The passengers would equally have benefited by a sprucing up. Among them were a parson named Fairfax, his wife, and two cadaverous boys of eight and ten, bound for Lagos; a pretty brunette, Miss Fox, not in her first youth, possessed of an educated air and an oversize bonnet, going out to meet her father in Sierra Leone; a Scottish crone, forever nameless, with bad lungs and a face like an ailing horse; two Negro tradesmen, dressed showily in the worst possible taste and escorted to the gangway by a phalanx of evil-smelling prostitutes; a British Negress with the manners of a she-wolf, who was betrothed to a missionary in the interior; and finally an Englishwoman, Mrs.

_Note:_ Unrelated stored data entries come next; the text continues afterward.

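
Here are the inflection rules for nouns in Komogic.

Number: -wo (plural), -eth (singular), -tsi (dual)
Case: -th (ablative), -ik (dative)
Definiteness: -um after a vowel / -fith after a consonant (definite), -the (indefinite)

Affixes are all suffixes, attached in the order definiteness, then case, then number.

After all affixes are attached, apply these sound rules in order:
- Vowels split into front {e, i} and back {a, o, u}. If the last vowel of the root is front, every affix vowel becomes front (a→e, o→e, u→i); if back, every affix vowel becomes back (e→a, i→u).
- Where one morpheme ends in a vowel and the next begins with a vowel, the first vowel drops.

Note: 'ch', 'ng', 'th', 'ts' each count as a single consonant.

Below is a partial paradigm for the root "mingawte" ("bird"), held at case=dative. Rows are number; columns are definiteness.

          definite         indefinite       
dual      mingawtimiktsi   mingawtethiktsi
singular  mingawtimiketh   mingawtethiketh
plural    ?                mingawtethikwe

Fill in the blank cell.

mingawtimikwe

Attach definiteness definite -um (after vowel 'e') → mingawteum.
Attach case dative -ik → mingawteumik.
Attach number plural -wo → mingawteumikwo.
Apply vowel harmony: mingawteumikwo → mingawteimikwe.
Apply vowel deletion: mingawteimikwe → mingawtimikwe.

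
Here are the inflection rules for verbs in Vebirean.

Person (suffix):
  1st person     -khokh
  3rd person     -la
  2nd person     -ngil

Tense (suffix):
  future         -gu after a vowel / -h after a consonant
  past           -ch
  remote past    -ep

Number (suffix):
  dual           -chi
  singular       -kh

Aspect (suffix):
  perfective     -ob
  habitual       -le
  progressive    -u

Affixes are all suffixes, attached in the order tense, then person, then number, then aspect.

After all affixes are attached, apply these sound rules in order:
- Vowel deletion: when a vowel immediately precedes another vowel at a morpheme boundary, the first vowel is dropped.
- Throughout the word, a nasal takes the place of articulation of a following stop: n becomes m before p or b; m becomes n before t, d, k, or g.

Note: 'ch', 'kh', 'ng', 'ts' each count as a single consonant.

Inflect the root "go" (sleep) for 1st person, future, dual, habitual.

gogukhokhchile

Attach tense future -gu (after vowel 'o') → gogu.
Attach person 1st person -khokh → gogukhokh.
Attach number dual -chi → gogukhokhchi.
Attach aspect habitual -le → gogukhokhchile.
Vowel deletion: no change.
Nasal assimilation: no change.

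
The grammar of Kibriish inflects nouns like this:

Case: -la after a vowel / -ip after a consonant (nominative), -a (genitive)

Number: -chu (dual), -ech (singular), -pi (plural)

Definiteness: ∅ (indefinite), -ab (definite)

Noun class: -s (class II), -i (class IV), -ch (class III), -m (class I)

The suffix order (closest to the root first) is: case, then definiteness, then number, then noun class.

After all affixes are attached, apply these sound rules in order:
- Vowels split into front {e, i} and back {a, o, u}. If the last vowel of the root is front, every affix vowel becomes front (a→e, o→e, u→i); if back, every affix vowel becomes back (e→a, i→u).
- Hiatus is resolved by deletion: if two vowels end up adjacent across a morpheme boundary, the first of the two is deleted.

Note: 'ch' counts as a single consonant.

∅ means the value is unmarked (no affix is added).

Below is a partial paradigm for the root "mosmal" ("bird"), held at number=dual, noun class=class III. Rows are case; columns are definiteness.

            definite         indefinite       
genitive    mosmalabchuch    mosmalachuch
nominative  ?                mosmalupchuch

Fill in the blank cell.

Attach case nominative -ip (after consonant 'l') → mosmalip.
Attach definiteness definite -ab → mosmalipab.
Attach number dual -chu → mosmalipabchu.
Attach noun class class III -ch → mosmalipabchuch.
Apply vowel harmony: mosmalipabchuch → mosmalupabchuch.
Vowel deletion: no change.

mosmalupabchuch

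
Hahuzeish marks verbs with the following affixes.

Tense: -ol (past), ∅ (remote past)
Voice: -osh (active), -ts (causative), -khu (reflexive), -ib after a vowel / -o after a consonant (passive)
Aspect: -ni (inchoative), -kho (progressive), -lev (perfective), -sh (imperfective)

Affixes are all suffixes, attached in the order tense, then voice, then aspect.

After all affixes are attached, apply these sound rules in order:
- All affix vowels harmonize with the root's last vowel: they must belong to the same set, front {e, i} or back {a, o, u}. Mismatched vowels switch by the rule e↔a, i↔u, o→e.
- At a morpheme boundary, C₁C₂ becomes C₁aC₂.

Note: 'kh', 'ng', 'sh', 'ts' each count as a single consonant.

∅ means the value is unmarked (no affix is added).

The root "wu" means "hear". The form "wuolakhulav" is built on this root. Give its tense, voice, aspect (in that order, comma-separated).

past, reflexive, perfective

Segment: wu-ol-khu-lev.
tense: -ol → past.
voice: -khu → reflexive.
aspect: -lev → perfective.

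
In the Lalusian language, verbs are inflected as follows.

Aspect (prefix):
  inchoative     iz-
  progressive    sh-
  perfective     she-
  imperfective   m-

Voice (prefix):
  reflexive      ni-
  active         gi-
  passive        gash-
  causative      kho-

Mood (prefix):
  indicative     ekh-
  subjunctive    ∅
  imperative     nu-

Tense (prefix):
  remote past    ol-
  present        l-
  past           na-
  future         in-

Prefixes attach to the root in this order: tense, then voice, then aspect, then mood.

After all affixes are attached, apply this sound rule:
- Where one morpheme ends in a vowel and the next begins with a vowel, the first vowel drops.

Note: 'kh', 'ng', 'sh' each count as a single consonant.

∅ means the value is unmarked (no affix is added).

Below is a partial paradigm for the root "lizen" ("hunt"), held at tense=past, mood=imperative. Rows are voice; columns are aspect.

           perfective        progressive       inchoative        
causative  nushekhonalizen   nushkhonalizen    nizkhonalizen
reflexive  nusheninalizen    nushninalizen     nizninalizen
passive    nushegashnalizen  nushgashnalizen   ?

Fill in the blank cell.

Attach tense past na- → nalizen.
Attach voice passive gash- → gashnalizen.
Attach aspect inchoative iz- → izgashnalizen.
Attach mood imperative nu- → nuizgashnalizen.
Apply vowel deletion: nuizgashnalizen → nizgashnalizen.

nizgashnalizen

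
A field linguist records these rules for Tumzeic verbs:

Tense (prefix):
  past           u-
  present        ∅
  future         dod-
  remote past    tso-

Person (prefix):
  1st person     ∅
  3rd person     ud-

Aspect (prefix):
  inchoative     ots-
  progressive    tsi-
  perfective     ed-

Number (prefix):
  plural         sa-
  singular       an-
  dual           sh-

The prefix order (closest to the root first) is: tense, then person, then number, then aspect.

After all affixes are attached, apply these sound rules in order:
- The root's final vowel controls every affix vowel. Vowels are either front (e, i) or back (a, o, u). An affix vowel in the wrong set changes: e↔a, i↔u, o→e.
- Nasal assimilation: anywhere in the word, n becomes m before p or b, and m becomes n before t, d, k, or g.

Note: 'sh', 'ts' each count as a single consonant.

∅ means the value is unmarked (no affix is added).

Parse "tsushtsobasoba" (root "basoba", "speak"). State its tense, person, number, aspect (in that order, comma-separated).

Segment: tsi-sh-tso-basoba.
tense: tso- → remote past.
person: ∅ → 1st person.
number: sh- → dual.
aspect: tsi- → progressive.

remote past, 1st person, dual, progressive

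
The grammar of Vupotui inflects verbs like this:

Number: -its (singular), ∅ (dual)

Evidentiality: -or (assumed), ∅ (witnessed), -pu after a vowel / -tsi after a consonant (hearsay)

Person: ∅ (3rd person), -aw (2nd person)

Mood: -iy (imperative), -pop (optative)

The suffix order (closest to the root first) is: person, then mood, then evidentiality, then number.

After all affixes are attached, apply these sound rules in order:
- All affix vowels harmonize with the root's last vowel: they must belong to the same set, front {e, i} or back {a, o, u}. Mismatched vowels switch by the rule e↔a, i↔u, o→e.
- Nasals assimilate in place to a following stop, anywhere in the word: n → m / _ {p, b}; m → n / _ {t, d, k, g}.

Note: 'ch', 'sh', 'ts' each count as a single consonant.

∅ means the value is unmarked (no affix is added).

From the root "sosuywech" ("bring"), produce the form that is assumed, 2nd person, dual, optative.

Attach person 2nd person -aw → sosuywechaw.
Attach mood optative -pop → sosuywechawpop.
Attach evidentiality assumed -or → sosuywechawpopor.
number = dual: zero marking, form stays sosuywechawpopor.
Apply vowel harmony: sosuywechawpopor → sosuywechewpeper.
Nasal assimilation: no change.

sosuywechewpeper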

Rowbotham, lively, cheerful, neatly dressed, and immediately flirtatious upon meeting the doctor as she was passing out of the saloon.

The captain, Duncan Henderson Wallace, a small man, bald on top with a flowing, well-tended white beard that thrust out from his face suggesting the prominent chin beneath, promised to be good company. He moved gracefully, without fuss, inside a force
field of authority. He greeted the doctor with a firm handshake and a bright eye that ran over his new colleague appreciatively, as if he’d seldom seen such a fine figure of a man, and indeed, the doctor was several inches taller and stones heavier than his commander. “Come and have a brandy in my office,” said Captain Wallace. “First time to Africa, is it?”

“It is,” said the doctor, following the captain into his private quarters, which were cleaner than the rest of the ship, and neatly appointed. In the conversation that followed, Doyle learned Mrs. Rowbotham was en route to her husband in Sierra Leone, and the querulous Negress was some madman’s idea of a desirable wife.

“I’ve had Parson Fairfax and his family before,” Wallace continued. “They go out once a year for six weeks, then back at the missionary work. It’s killing the wife, but she doesn’t complain.”

“The boys don’t look fit for much either,” the doctor observed.

“It’s the beastly climate. If they left those boys in Edinburgh, or better yet, Dundee, they’d fatten up in no time. But you’ll see, as we go on.”